Skipper Russell Coutts took the cup from the country he brought it to in 1995, steering the whimsically named sloop Alinghi to a five-race sweep against hard-luck Team New Zealand, the two-time defending champion.
On a perfect day on the Hauraki Gulf, between Rangitoto and Tiritiri Matangi islands, Coutts again outsailed his former protege, Dean Barker, and led the entire race to end the long, bitter regatta.
Several European tycoons tried unsuccessfully over 15 decades to take back the trophy that the yacht America won by defeating a fleet of British schooners around the Isle of Wight in 1851. The one who finally won sailing's biggest prize was Alinghi boss Ernesto Bertarelli, a 37-year-old biotech billionaire who scooped up the best Kiwi sailors his money could buy.
"I am a New Zealander. Make no bones about that," Coutts said during the champagne-splashed tow back to port. "But I am immensely proud of what we've achieved at Alinghi. It's been a lot of hard work for me, and as a professional sailor, frankly, I'm proud of what I've done."
Alinghi's winning margin in Race 5 was 45 seconds. The normally pokerfaced Coutts smiled and waved to a support boat as the black sloop with red swirls crossed the line.
Bertarelli, the first first-time challenger to win the cup, started celebrating a few hundred yards before the finish.

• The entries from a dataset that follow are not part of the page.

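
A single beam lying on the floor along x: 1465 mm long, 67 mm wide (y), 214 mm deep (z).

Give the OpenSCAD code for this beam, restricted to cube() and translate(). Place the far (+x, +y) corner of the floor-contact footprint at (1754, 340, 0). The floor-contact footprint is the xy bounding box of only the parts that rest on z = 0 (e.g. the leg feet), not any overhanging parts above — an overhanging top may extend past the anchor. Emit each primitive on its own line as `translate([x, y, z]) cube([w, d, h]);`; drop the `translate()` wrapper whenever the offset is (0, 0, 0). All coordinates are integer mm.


translate([289, 273, 0]) cube([1465, 67, 214]);


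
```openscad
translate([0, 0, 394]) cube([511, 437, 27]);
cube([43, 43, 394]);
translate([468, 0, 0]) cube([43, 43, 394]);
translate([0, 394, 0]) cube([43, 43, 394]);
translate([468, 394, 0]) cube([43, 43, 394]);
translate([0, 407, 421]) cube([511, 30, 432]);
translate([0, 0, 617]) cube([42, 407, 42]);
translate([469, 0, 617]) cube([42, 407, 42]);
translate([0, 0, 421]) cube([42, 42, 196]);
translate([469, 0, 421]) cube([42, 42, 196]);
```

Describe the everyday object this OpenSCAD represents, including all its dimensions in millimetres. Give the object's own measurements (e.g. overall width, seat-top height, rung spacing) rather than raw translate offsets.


A chair. The seat is a 511×437×27 mm slab with its top at z = 421 mm, on four 43×43 mm corner legs (flush with the seat edges, standing on z = 0). A flat backrest 30 mm thick, 432 mm tall, spans the full seat width and rises from the seat top along its +y edge, rear face flush with the rear of the seat. Two armrests of 42×42 mm section run along each side from the seat's front edge to the front of the backrest, top faces 238 mm above the seat top and outer faces flush with the seat's x-edges; a 42×42 mm post under the front of each armrest stands on the seat at the front corner.


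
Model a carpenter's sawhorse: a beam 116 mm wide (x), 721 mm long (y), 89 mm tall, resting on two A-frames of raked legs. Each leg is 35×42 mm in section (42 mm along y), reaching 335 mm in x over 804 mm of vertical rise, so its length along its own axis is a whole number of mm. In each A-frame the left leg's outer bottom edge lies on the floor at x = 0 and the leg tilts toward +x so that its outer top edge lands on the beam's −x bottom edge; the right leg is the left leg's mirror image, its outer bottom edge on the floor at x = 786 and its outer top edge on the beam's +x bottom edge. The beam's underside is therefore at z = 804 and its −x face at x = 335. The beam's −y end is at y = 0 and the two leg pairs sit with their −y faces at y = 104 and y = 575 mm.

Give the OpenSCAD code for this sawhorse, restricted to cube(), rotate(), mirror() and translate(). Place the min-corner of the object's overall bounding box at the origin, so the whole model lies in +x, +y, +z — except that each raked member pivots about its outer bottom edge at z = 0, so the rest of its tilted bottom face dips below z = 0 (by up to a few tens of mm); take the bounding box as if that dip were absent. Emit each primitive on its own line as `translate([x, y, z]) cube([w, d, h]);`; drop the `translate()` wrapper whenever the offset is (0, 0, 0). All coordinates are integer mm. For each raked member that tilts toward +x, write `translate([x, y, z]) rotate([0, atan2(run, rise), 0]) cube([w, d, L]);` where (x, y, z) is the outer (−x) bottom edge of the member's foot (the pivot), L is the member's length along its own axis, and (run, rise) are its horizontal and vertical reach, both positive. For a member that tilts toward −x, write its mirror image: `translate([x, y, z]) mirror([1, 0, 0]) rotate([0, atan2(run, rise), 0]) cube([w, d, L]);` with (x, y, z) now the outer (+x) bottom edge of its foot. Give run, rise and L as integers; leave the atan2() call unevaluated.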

He touched fists with tactician Brad Butterworth and shook hands with German-born strategist Jochen Schuemann, a three-time Olympic gold medalist.

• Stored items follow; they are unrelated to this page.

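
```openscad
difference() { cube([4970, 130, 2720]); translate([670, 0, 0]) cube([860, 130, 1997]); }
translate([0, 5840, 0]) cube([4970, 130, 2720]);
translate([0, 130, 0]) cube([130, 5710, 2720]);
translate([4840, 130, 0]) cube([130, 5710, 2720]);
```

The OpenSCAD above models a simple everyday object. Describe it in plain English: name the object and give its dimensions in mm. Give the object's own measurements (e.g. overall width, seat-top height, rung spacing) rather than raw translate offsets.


A single room: four walls, each 2720 mm tall and 130 mm thick, enclosing an outside footprint 4970×5970 mm (x × y), no floor or roof. The front and back walls (−y and +y sides) run the full x-width; the side walls fit between their inner faces. A door opening 860 mm wide and 1997 mm tall is cut through the front wall from the floor up, its −x edge 670 mm from the wall's −x end.


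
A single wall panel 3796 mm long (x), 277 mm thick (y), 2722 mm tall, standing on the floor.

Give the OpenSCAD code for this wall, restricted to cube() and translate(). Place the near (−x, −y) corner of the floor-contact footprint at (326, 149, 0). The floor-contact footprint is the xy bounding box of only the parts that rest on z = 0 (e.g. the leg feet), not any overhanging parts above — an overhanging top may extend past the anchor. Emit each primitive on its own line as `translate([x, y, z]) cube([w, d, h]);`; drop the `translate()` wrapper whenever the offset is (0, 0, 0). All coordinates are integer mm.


translate([326, 149, 0]) cube([3796, 277, 2722]);


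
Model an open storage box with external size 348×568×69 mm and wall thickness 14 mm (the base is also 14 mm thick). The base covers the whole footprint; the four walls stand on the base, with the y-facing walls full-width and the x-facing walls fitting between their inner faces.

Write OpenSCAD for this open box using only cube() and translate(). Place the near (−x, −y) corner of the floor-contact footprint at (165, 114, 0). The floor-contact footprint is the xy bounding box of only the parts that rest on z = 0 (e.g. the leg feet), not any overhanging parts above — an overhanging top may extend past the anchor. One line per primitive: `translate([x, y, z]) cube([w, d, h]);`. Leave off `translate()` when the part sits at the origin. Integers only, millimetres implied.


translate([165, 114, 0]) cube([348, 568, 14]);
translate([165, 114, 14]) cube([348, 14, 55]);
translate([165, 668, 14]) cube([348, 14, 55]);
translate([165, 128, 14]) cube([14, 540, 55]);
translate([499, 128, 14]) cube([14, 540, 55]);


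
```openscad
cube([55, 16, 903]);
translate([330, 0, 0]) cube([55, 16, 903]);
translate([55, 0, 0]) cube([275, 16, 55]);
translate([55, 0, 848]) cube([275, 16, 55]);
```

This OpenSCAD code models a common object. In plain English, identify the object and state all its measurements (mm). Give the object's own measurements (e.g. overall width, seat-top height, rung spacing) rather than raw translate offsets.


A rectangular picture frame lying in the x–z plane (depth along y). The opening is 275 mm wide (x) by 793 mm tall (z), surrounded by a border 55 mm wide on all four sides. The frame is 16 mm deep and is made of two full-height vertical stiles with two horizontal rails fitted between them.


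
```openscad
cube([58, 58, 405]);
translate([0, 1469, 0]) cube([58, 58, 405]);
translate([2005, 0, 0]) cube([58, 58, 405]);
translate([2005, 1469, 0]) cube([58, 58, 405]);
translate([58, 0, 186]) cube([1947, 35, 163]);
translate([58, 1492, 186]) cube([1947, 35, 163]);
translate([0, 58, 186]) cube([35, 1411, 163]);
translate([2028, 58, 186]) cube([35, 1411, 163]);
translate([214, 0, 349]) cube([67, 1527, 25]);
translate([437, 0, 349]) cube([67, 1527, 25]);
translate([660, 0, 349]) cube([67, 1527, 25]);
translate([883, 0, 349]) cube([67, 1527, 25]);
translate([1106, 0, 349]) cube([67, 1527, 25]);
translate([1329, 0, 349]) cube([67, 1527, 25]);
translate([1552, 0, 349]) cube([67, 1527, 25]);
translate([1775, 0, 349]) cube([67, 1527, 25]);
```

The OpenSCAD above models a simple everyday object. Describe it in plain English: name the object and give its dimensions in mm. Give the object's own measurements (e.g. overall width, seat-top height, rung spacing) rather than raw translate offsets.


A bed frame 2063 mm long (x) by 1527 mm wide (y). Four 58×58 mm corner posts, 405 mm tall, at the corners of the footprint. Four rails of 35 mm thickness and 163 mm height run between adjacent posts with their undersides at z = 186 mm, their outer faces flush with the outside of the frame (the two x-running rails run between the posts' inner faces; the two y-running rails run between the posts' inner faces). 8 slats, each 67 mm wide (x) and 25 mm thick, lie across the top of the two x-running rails, running the full 1527 mm width of the frame in y; along x they sit between the end posts with a 156 mm gap after the −x posts and between neighbouring slats, leaving 163 mm before the +x posts.


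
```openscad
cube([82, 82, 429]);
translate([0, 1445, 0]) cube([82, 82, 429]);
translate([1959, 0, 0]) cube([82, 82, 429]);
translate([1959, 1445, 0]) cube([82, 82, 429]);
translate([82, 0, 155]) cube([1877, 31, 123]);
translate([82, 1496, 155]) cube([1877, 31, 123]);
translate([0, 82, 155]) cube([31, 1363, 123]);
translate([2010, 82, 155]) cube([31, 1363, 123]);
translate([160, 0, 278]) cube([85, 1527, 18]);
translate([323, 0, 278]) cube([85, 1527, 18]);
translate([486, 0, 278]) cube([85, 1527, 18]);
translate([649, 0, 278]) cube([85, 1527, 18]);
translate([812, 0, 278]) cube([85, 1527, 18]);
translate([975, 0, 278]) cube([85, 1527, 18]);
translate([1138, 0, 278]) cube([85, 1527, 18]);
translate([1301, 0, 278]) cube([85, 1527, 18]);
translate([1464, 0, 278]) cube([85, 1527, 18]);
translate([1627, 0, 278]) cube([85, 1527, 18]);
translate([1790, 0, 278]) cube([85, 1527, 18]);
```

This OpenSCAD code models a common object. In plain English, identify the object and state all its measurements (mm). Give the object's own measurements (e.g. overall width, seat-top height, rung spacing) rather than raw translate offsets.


A bed frame 2041 mm long (x) by 1527 mm wide (y). Four 82×82 mm corner posts, 429 mm tall, at the corners of the footprint. Four rails of 31 mm thickness and 123 mm height run between adjacent posts with their undersides at z = 155 mm, their outer faces flush with the outside of the frame (the two x-running rails run between the posts' inner faces; the two y-running rails run between the posts' inner faces). 11 slats, each 85 mm wide (x) and 18 mm thick, lie across the top of the two x-running rails, running the full 1527 mm width of the frame in y; along x they sit between the end posts with a 78 mm gap after the −x posts and between neighbouring slats, leaving 84 mm before the +x posts.


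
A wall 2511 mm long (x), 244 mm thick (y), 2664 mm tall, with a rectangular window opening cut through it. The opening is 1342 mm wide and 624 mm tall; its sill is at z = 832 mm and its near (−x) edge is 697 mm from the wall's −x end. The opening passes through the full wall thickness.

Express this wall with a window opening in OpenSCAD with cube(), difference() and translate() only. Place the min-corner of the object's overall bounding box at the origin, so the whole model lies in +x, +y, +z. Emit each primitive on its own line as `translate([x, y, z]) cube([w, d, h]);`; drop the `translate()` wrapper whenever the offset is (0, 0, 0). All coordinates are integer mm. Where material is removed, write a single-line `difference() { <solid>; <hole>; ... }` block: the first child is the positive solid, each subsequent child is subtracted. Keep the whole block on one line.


difference() { cube([2511, 244, 2664]); translate([697, 0, 832]) cube([1342, 244, 624]); }


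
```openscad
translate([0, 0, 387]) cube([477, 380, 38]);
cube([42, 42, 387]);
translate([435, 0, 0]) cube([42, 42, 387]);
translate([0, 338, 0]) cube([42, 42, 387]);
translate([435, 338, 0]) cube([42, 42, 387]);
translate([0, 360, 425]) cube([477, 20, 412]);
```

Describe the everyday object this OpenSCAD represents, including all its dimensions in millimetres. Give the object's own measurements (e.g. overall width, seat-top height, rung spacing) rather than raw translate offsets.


A chair. The seat is a 477×380×38 mm slab with its top at z = 425 mm, on four 42×42 mm corner legs (flush with the seat edges, standing on z = 0). A flat backrest 20 mm thick, 412 mm tall, spans the full seat width and rises from the seat top along its +y edge, rear face flush with the rear of the seat.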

The champagne arrived moments after the finish, and Alinghi hoisted a banner showing the America's Cup atop the Matterhorn, with the saying: "We did it!!!" They also hoisted a broom to celebrate the sweep.
The Kiwis quietly drank beer as their boat, NZL-82, was towed into the harbor.

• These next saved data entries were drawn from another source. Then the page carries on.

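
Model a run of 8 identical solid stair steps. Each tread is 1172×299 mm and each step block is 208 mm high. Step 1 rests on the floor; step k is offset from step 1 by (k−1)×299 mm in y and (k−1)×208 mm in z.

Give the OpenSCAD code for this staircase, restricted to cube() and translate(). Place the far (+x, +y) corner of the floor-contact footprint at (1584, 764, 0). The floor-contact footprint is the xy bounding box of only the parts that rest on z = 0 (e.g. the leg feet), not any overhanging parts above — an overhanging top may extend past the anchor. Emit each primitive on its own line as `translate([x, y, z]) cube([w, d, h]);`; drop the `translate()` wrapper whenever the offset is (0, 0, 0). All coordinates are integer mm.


translate([412, 465, 0]) cube([1172, 299, 208]);
translate([412, 764, 208]) cube([1172, 299, 208]);
translate([412, 1063, 416]) cube([1172, 299, 208]);
translate([412, 1362, 624]) cube([1172, 299, 208]);
translate([412, 1661, 832]) cube([1172, 299, 208]);
translate([412, 1960, 1040]) cube([1172, 299, 208]);
translate([412, 2259, 1248]) cube([1172, 299, 208]);
translate([412, 2558, 1456]) cube([1172, 299, 208]);


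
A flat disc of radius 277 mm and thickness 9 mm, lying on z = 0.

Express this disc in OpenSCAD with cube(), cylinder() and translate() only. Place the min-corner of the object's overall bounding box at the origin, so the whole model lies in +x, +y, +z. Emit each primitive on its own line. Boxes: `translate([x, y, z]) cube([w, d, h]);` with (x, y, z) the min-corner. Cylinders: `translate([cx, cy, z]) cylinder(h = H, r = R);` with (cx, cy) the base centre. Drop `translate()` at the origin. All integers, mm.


translate([277, 277, 0]) cylinder(h = 9, r = 277);


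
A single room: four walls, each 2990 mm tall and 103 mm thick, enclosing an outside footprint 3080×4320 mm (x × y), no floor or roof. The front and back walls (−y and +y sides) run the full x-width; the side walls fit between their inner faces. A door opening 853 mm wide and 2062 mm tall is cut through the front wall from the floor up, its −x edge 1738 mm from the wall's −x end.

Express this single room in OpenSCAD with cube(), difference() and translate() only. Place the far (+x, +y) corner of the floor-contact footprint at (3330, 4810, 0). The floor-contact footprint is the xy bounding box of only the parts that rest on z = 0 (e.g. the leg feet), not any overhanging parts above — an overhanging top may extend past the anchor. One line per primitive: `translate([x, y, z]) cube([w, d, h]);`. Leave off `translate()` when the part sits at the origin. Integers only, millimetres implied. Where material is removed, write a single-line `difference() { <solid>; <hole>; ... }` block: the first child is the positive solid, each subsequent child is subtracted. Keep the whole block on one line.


difference() { translate([250, 490, 0]) cube([3080, 103, 2990]); translate([1988, 490, 0]) cube([853, 103, 2062]); }
translate([250, 4707, 0]) cube([3080, 103, 2990]);
translate([250, 593, 0]) cube([103, 4114, 2990]);
translate([3227, 593, 0]) cube([103, 4114, 2990]);


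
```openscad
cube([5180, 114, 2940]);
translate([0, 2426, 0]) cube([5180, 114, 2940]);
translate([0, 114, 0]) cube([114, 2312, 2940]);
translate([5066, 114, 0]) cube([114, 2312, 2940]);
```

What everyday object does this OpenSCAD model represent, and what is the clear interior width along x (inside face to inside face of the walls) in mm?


A house (or room) frame. The interior width is 4952 mm.

Four 2940 mm walls enclosing a rectangle with no floor or roof — a room or house frame. Outside width is 5180 mm and wall thickness is 114 mm, so the interior width is 5180 − 2 × 114 = 4952 mm.


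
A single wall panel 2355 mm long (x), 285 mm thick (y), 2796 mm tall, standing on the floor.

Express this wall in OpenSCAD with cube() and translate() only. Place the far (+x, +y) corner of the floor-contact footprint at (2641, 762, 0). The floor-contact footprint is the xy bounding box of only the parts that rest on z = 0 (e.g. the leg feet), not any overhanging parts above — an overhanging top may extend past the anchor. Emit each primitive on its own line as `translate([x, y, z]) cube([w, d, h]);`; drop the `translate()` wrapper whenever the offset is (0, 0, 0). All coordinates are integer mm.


translate([286, 477, 0]) cube([2355, 285, 2796]);


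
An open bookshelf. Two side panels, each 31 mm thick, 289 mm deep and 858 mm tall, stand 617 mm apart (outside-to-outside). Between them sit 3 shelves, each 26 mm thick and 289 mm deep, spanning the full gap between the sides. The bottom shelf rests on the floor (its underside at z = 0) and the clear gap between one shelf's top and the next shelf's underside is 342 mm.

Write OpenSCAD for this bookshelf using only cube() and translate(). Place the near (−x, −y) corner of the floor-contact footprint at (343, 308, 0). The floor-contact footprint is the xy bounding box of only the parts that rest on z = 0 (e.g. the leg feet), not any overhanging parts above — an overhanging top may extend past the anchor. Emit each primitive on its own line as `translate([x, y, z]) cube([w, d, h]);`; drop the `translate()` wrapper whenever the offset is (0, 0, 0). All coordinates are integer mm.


translate([343, 308, 0]) cube([31, 289, 858]);
translate([929, 308, 0]) cube([31, 289, 858]);
translate([374, 308, 0]) cube([555, 289, 26]);
translate([374, 308, 368]) cube([555, 289, 26]);
translate([374, 308, 736]) cube([555, 289, 26]);


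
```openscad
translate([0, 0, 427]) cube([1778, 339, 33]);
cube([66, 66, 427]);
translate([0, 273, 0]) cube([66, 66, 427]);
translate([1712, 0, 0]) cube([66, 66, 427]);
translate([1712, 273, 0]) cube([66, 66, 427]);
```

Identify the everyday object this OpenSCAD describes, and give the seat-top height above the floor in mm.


A bench. The seat-top height is 460 mm.

A long slab on four corner posts — a bench. The slab sits at z = 427 with thickness 33, so the top is 427 + 33 = 460 mm.


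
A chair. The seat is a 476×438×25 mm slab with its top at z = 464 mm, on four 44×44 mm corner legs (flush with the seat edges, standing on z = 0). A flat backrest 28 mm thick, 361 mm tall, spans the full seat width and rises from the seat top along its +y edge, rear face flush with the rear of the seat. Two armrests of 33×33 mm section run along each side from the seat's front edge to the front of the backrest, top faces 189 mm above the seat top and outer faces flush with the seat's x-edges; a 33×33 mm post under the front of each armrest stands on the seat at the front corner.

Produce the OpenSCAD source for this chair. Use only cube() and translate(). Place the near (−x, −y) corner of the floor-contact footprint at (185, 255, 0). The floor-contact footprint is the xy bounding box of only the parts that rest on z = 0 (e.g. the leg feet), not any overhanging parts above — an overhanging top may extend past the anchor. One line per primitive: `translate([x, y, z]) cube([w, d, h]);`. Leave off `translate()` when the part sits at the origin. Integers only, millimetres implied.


translate([185, 255, 439]) cube([476, 438, 25]);
translate([185, 255, 0]) cube([44, 44, 439]);
translate([617, 255, 0]) cube([44, 44, 439]);
translate([185, 649, 0]) cube([44, 44, 439]);
translate([617, 649, 0]) cube([44, 44, 439]);
translate([185, 665, 464]) cube([476, 28, 361]);
translate([185, 255, 620]) cube([33, 410, 33]);
translate([628, 255, 620]) cube([33, 410, 33]);
translate([185, 255, 464]) cube([33, 33, 156]);
translate([628, 255, 464]) cube([33, 33, 156]);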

Coutts, 41, capped a remarkable feat by sailing unbeaten through his third consecutive cup match. He has won a record 14 races in a row to become one of the greatest skippers in the event's colorful history.
Sailing a fast boat, Coutts and his crew were flawless and unflappable through a series that was marred by wild weather swings, spectacular breakdowns on Team New Zealand's boat and an undercurrent of resentment over Kiwi defections to foreign syndicates.
"We really didn't have any big weaknesses," Coutts said. "If you had looked at us in November 2000, you would have said, 'There's no way Alinghi can win the cup.' But somehow we managed to come through. We worked very, very hard on this project."
With his longtime friend and tactician Butterworth calling the shots, Coutts hit the starting line right on time in his 80-foot sloop; Barker was a second late. Alinghi controlled the right side of the course in 15 knots of wind, and gained immediately from a wind shift.
When the yachts converged on opposite tacks for the first time, Coutts crossed ahead and immediately tacked in front of the Kiwis, a "slam dunk" that established control.
Team New Zealand had another mishap, this time snapping its carbon-fiber spinnaker pole after the sail wrapped around it on the fourth leg. The crew had a spare but still lost time and trailed by 31 seconds after four legs of the six-leg, 18.5-nautical-mile course.
So dominant in the previous two cup regattas, Team New Zealand was weakened by the loss of one-third of its sailors and designers to other syndicates three years ago.
Bertarelli, the navigator, was one of only three Swiss on the 16-man crew for the clinching win.
Coutts became the first skipper to win the America's Cup for two countries. He set the record for overall victories in the America's Cup match with 14, breaking a tie with Dennis Conner.